My best friend Stephanie had stayed at this hostel 3 years before me and had already recommended to me the hostel itself and its free walking tour of Munich. It was a brisk, windy, sub-zero day in Munich. Our tour guide claimed he had no nationality (because he had traveled so much throughout his life… yeehaw for you, bro) and had a strong attitude against anyone who didn’t know what the difference between Germany and Bavaria was. Learn it, love it; it might save your life from an angry non-national German tour guide.

We naturally started at the entrance to old town Munich. We stopped at the home cathedral of the then-current Pope, Benedict XVI. We stopped for lunch which consisted of the most Bavarian meal I could imagine: a sausage with hot mustard sandwiched in between two layers of thick pretzel bread, and a large bottle of beer, of which we were told would lose all integrity about 15 minutes after its opening. Commence chugging ice cold German bier on a day when there were already icicles forming in my nostrils. One of the Australians on our tour threw away a half-full bier, and I’m pretty sure she is outlawed from the region altogether now.

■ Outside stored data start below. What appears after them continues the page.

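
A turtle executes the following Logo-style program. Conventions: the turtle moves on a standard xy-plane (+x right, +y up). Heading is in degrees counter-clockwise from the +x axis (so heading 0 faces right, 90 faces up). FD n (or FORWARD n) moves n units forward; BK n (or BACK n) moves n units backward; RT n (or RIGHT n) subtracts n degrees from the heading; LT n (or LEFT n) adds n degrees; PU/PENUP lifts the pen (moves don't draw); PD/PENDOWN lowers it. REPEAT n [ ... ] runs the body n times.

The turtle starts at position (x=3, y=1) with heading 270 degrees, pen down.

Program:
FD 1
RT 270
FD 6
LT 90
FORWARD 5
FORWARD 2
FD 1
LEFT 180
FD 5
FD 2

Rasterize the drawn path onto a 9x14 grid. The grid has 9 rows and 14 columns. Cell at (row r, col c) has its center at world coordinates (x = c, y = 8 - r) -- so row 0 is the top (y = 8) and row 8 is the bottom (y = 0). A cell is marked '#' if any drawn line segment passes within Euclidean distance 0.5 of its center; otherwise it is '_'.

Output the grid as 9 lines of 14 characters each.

Answer: _________#____
_________#____
_________#____
_________#____
_________#____
_________#____
_________#____
___#_____#____
___#######____

Derivation:
Segment 0: (3,1) -> (3,0)
Segment 1: (3,0) -> (9,0)
Segment 2: (9,0) -> (9,5)
Segment 3: (9,5) -> (9,7)
Segment 4: (9,7) -> (9,8)
Segment 5: (9,8) -> (9,3)
Segment 6: (9,3) -> (9,1)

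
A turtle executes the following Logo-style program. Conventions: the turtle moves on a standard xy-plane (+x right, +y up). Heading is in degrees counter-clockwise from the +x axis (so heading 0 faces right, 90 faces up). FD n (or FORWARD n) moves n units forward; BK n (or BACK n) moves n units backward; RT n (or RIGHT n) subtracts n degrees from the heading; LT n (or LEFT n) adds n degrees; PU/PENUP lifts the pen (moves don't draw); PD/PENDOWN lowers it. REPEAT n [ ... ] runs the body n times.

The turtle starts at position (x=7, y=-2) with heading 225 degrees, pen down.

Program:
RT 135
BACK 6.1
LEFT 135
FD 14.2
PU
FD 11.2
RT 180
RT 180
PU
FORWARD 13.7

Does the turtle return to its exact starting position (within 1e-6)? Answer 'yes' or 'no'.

Answer: no

Derivation:
Executing turtle program step by step:
Start: pos=(7,-2), heading=225, pen down
RT 135: heading 225 -> 90
BK 6.1: (7,-2) -> (7,-8.1) [heading=90, draw]
LT 135: heading 90 -> 225
FD 14.2: (7,-8.1) -> (-3.041,-18.141) [heading=225, draw]
PU: pen up
FD 11.2: (-3.041,-18.141) -> (-10.961,-26.061) [heading=225, move]
RT 180: heading 225 -> 45
RT 180: heading 45 -> 225
PU: pen up
FD 13.7: (-10.961,-26.061) -> (-20.648,-35.748) [heading=225, move]
Final: pos=(-20.648,-35.748), heading=225, 2 segment(s) drawn

Start position: (7, -2)
Final position: (-20.648, -35.748)
Distance = 43.627; >= 1e-6 -> NOT closed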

We continued on to my first real bier hall, which ended up being the site of the first meeting of the Third Reich, as the Nazi regime was born by Hitler in Munich. It was everything I had hoped it would be. Large, sweaty and unnecessarily loud German men were strewn everywhere, eating giant sausages and drinking out of oversized steins at hours of the day that are vaguely inappropriate to be drunk during. Being proudly German, and having been loud and full of bier myself, who was I to judge? We also visited the site of the Munich Beer Hall Putsch, the failed revolution in 1923 when Hitler unsuccessfully tried to overtake Munich and subsequently the rest of Bavaria. I later was invited out to bar hop with my Australian friends that night in Munich but declined due to my early morning bus to Prague. Unlike Budapest, they didn’t get me with the “When will you ever be a single woman on a night in Munich again?!” question, and my body was still ridding itself of the memory of Becherovka. Instead I went and lurked in the subway system long enough to find the sites for Oktoberfest (Theresenwiese) and the site of the 1972 summer Olympics in Munich (Olympiaplatz), with the iconic Olympic Tower and Olympic Stadium. It was dark by the time I got there and thus opted not to find the balcony of the Israeli team that was taken hostage and killed that summer in the Munich massacre; I could only take so much creepy in one day.